Born:
Genova, Italy
History:
I moved to Australia in 2011 after completing a Bachelor of Business Administration, but felt like that wasn't the right career path for me, so I moved to Sydney for a few years and began my career as a Chef.
In Sydney, I was lucky enough to have found work in a few Italian restaurants where I met incredibly talented and creative Chefs who mentored me during my training years; eventually making my way up the ladder by learning and assimilating as much as possible from them.
I had found passion in becoming a Chef but in time felt like city life was not meant for me and that is when I decided to move to Byron Bay in 2014.
My move opened the doors to many new opportunities and led me to appreciating the importance of where our food comes from and the way we use it.
After working for several popular restaurants in Byron Bay, I started my own catering business called TERRA Catering, which I still have today; then I was offered the opportunity of becoming Head Chef at Di Vino, where I worked for 3 years.
In March 2021, I finally opened my dream restaurant in the beautiful hinterland of Byron, called The Hut.

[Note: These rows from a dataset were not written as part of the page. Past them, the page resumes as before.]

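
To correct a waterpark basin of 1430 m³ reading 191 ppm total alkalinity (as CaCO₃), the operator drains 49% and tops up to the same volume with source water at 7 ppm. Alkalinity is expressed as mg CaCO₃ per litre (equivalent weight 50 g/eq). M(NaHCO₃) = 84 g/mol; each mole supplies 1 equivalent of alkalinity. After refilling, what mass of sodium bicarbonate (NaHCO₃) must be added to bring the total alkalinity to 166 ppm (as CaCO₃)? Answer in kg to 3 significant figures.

157 kg

Volume: 1430 m³ = 1,430,000 L.
After draining 49% and refilling: 191 × 0.51 + 7 × 0.49 = 100.84 ppm.
Deficit to target: 166 − 100.84 = 65.16 mg/L.
As CaCO₃: 65.16 mg/L × 1,430,000 L = 93,180 g; ÷ 50 g/eq ÷ 1 = 1864 mol NaHCO₃.
Mass: 1864 × 84 = 156,500 g.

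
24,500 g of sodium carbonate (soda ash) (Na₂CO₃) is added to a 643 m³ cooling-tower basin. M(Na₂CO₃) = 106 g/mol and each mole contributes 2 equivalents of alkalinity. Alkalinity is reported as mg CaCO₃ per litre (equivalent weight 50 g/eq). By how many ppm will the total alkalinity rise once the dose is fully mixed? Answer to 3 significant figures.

Volume: 643 m³ = 643,000 L.
Moles of Na₂CO₃: 24,500 g ÷ 106 g/mol = 231.1 mol → 462.3 eq of alkalinity.
As CaCO₃: 462.3 eq × 50 g/eq = 23,110 g.
Rise: 23,110 g / 643,000 L × 1000 = 35.95 mg/L.

35.9 ppm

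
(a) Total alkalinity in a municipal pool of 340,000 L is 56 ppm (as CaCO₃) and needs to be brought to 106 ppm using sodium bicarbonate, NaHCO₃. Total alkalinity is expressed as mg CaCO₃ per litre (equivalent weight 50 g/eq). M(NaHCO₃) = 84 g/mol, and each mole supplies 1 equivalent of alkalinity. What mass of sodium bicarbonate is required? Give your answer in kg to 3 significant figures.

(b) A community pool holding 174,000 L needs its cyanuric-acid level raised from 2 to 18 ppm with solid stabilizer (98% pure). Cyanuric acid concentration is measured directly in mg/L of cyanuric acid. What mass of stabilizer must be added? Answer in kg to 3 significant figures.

(a) 28.6 kg; (b) 2.84 kg

(a) Alkalinity to add: (106 − 56) = 50 mg/L as CaCO₃ × 340,000 L = 17,000 g as CaCO₃.
(a) Equivalents: 17,000 g ÷ 50 g/eq = 340 eq.
(a) NaHCO₃ supplies 1 eq per mole → 340 mol.
(a) Mass: 340 mol × 84 g/mol = 28,560 g.

(b) CYA to add: (18 − 2) = 16 mg/L × 174,000 L = 2784 g cyanuric acid.
(b) At 98% purity: 2784 / 0.98 = 2841 g product.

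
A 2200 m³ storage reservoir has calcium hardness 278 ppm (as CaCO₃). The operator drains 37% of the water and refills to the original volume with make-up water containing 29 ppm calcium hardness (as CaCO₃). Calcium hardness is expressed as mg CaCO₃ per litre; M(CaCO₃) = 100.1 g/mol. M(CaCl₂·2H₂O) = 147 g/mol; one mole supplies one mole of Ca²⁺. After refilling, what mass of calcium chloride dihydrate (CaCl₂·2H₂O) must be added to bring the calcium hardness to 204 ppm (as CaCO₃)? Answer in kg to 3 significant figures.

58.6 kg

Volume: 2200 m³ = 2,200,000 L.
After draining 37% and refilling: 278 × 0.63 + 29 × 0.37 = 185.87 ppm.
Deficit to target: 204 − 185.87 = 18.13 mg/L.
As CaCO₃: 18.13 mg/L × 2,200,000 L = 39,890 g; ÷ 100.1 = 398.5 mol Ca²⁺.
Mass: 398.5 × 147 = 58,570 g.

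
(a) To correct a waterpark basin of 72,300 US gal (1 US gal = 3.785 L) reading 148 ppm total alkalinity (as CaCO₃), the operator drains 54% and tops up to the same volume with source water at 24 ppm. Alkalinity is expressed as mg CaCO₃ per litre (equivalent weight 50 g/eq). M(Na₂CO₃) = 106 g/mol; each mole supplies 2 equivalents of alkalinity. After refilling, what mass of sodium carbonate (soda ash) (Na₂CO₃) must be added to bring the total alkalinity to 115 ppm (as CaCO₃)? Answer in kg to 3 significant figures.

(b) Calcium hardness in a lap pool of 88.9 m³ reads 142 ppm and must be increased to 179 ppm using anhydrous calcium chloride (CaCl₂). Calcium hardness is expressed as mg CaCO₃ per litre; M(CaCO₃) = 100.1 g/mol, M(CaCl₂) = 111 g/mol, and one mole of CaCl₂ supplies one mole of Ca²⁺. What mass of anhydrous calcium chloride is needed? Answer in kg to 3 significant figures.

(a) 9.85 kg; (b) 3.65 kg

(a) Volume: 72,300 US gal × 3.785 L/gal = 273,656 L.
(a) After draining 54% and refilling: 148 × 0.46 + 24 × 0.54 = 81.04 ppm.
(a) Deficit to target: 115 − 81.04 = 33.96 mg/L.
(a) As CaCO₃: 33.96 mg/L × 273,656 L = 9293 g; ÷ 50 g/eq ÷ 2 = 92.93 mol Na₂CO₃.
(a) Mass: 92.93 × 106 = 9851 g.

(b) Volume: 88.9 m³ = 88,900 L.
(b) Hardness to add: (179 − 142) = 37 mg/L as CaCO₃ × 88,900 L = 3289 g as CaCO₃.
(b) Moles of Ca²⁺ (1 mol Ca²⁺ ≡ 1 mol CaCO₃): 3289 / 100.1 g/mol = 32.86 mol.
(b) Mass of CaCl₂: 32.86 × 111 = 3647 g.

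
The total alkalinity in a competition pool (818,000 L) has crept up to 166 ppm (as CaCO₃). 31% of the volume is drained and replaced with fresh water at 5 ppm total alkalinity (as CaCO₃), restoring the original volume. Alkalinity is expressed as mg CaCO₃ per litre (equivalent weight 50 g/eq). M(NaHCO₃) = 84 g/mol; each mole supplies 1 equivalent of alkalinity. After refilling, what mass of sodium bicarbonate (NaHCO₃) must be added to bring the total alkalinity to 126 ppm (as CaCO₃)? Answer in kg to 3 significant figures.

After draining 31% and refilling: 166 × 0.69 + 5 × 0.31 = 116.09 ppm.
Deficit to target: 126 − 116.09 = 9.91 mg/L.
As CaCO₃: 9.91 mg/L × 818,000 L = 8106 g; ÷ 50 g/eq ÷ 1 = 162.1 mol NaHCO₃.
Mass: 162.1 × 84 = 13,620 g.

13.6 kg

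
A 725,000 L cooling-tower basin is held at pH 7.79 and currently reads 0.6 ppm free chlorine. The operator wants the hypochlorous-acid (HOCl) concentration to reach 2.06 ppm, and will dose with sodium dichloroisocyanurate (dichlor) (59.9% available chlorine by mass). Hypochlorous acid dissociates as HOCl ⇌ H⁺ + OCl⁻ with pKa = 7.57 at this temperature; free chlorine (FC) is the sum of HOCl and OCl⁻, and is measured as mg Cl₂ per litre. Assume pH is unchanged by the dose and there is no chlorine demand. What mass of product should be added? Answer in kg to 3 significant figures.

5.90 kg

[OCl⁻]/[HOCl] = 10^(pH − pKa) = 10^(7.79 − 7.57) = 1.66; fraction as HOCl = 1/(1 + 1.66) = 0.376.
Free chlorine required for 2.06 ppm HOCl: 2.06 / 0.376 = 5.479 ppm.
FC to add: 5.479 − 0.6 = 4.879 mg/L as Cl₂.
Cl₂ equivalent: 4.879 mg/L × 725,000 L = 3537 g.
Product at 59.9% available Cl: 3537 / 0.599 = 5905 g.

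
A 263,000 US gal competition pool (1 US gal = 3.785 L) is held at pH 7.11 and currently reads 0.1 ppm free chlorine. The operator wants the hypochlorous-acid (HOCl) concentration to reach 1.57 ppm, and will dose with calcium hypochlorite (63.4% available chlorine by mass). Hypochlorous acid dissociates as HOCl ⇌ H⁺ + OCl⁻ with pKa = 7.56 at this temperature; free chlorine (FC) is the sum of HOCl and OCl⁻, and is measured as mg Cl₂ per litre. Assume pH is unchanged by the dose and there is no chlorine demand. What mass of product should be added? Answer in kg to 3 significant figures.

3.18 kg

Volume: 263,000 US gal × 3.785 L/gal = 995,455 L.
[OCl⁻]/[HOCl] = 10^(pH − pKa) = 10^(7.11 − 7.56) = 0.3548; fraction as HOCl = 1/(1 + 0.3548) = 0.7381.
Free chlorine required for 1.57 ppm HOCl: 1.57 / 0.7381 = 2.127 ppm.
FC to add: 2.127 − 0.1 = 2.027 mg/L as Cl₂.
Cl₂ equivalent: 2.027 mg/L × 995,455 L = 2018 g.
Product at 63.4% available Cl: 2018 / 0.634 = 3183 g.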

Have you always wanted to be a Chef?
Although I never connected the dots until much later, I was often cooking in some form or another. When the opportunity arose for me to enter the industry, I jumped at the chance and never had a second thought.
How would you define your style?
Inspired by the Italian Riviera, mostly because of the weather similarities…I love using a lot of fresh fish and light produce. I keep it simple!
What is your feature flavour these days?
Cantabric anchovies.
Obsessive-compulsive about?
Pasta.
Your greatest culinary influence:
Franco Bortignon, my first Head Chef and good friend.
What do you love about this business?
The energy and the vibes.
An ingredient you can’t live without?
Olive oil.
Most ‘eyebrow-raising’ menu item?
Grilled swordfish steak, served medium rare on roasted Jerusalem artichoke puree, salsa all Siciliana.
Signature dish:
Moreton Bay bug spaghetti, chilli, garlic, cime di rapa, tomatoes and saffron bisque.